Ed Miliband will today appeal to Labour voters to support the Alternative Vote system, as 200 of his own MPs and peers say they oppose it.
The Labour leader is expected to insist May's referendum on the AV system should not be reduced to a verdict on the deputy prime minister's "broken promises".
In a speech to the Labour Yes campaign in Westminster this evening, Miliband will say:
"Let's be honest. AV is no panacea. It isn't perfect.
"But it would help to restore the balance of power in favour of voters.
"So on May 5 ask yourselves one simple question - are you happy with the state of British politics?
"If the answer is no, then seize this opportunity for change."
He will add: "I want to take head-on the fear designed to appeal to Labour supporters: that a yes vote in this referendum will be seen as a vindication of Nick Clegg.
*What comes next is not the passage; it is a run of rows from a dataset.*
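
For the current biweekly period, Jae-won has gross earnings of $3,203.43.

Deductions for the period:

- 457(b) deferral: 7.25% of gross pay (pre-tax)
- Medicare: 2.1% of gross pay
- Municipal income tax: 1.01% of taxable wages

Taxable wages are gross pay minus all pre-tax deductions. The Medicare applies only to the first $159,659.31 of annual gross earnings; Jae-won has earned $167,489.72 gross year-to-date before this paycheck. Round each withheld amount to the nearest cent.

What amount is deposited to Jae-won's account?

$2,941.17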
"I know this referendum is far harder to win because of Nick Clegg's broken promises.
"But we can't reduce the second referendum in British political history to a verdict on one man.
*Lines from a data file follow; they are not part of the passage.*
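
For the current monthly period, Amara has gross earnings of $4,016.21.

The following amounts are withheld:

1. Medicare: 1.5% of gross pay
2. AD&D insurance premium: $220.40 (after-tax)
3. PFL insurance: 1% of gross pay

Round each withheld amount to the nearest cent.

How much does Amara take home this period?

$3,695.41

Medicare: $4,016.21 × 0.015 = $60.24
PFL insurance: $4,016.21 × 0.01 = $40.16
AD&D insurance premium: $220.40
Total deductions = $60.24 + $40.16 + $220.40 = $320.80
Net pay = $4,016.21 − $320.80 = $3,695.41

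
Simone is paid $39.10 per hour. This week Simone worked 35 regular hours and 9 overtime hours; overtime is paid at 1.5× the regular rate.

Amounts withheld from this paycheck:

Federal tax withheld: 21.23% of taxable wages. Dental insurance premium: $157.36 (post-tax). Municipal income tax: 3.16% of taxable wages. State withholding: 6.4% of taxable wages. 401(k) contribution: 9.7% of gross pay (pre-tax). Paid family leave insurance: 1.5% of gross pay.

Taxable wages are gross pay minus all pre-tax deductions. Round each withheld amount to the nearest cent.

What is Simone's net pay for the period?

$999.35

Regular pay: 35 × $39.10 = $1368.50
Overtime pay: 9 × $39.10 × 1.5 = $527.85
Gross pay = $1368.50 + $527.85 = $1896.35
401(k) contribution: $1896.35 × 0.097 = $183.95
Taxable wages = $1896.35 − $183.95 = $1712.40
Federal tax withheld: $1712.40 × 0.2123 = $363.54
Municipal income tax: $1712.40 × 0.0316 = $54.11
State withholding: $1712.40 × 0.064 = $109.59
Paid family leave insurance: $1896.35 × 0.015 = $28.45
Dental insurance premium: $157.36
Total deductions = $183.95 + $363.54 + $54.11 + $109.59 + $28.45 + $157.36 = $897.00
Net pay = $1896.35 − $897.00 = $999.35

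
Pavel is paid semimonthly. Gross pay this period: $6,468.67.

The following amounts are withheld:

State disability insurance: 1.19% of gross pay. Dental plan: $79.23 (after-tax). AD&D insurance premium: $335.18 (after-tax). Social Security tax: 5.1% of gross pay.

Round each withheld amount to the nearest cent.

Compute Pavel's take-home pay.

Social Security tax: $6,468.67 × 0.051 = $329.90
State disability insurance: $6,468.67 × 0.0119 = $76.98
AD&D insurance premium: $335.18
Dental plan: $79.23
Total deductions = $329.90 + $76.98 + $335.18 + $79.23 = $821.29
Net pay = $6,468.67 − $821.29 = $5,647.38

$5,647.38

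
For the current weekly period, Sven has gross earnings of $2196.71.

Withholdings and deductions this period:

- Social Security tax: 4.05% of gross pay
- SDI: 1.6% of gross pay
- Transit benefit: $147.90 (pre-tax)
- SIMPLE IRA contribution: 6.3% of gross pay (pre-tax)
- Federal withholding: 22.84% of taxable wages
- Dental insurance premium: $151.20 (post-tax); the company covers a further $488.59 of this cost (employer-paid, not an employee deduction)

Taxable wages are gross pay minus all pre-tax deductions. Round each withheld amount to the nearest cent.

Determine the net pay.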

"The change to the alternative vote deserves our support because it is fairer and because it encourages a better politics."
However at the same time a "Labour no" campaign will be officially launched, using an advert in the Guardian to demonstrate that more than 200 of the party's MPs and peers will vote against the change from the first-past-the-post system.
Writing in the Independent, shadow health secretary John Healey outlines the reasons why many Labour MPs are opposed to the AV system.
He said: "AV is not a new dawn for democracy. It's a dreadful system for electing MPs and choosing a government.
"AV would hand power to Nick Clegg and the Lib Dems - the kingmakers in any hung Parliament."
Tony Lloyd, who chairs the Parliamentary Labour Party and is backing the No campaign, said: "Nick Clegg demanded this AV referendum as a fix to keep his party in government.
"The only party to benefit from AV would be the Lib Dems. I believe voters should keep the right to evict one government and choose another.
"We shouldn't be handing that power to Nick Clegg and the Liberal Democrats."
Article Comments
So, our current system allows us to 'evict one party and elect another?'
No it doesn't. It allows us to swing from red, to blue, to red, to blue, to red..... parties that are, essentially the same (e.g. the iraq war).
We're tired of all this swinging. We realise there are more than two political parties with good ideas. We want a system that is designed to work for more than two political behemoths. AV is such a system. We should embrace it wholeheartedly.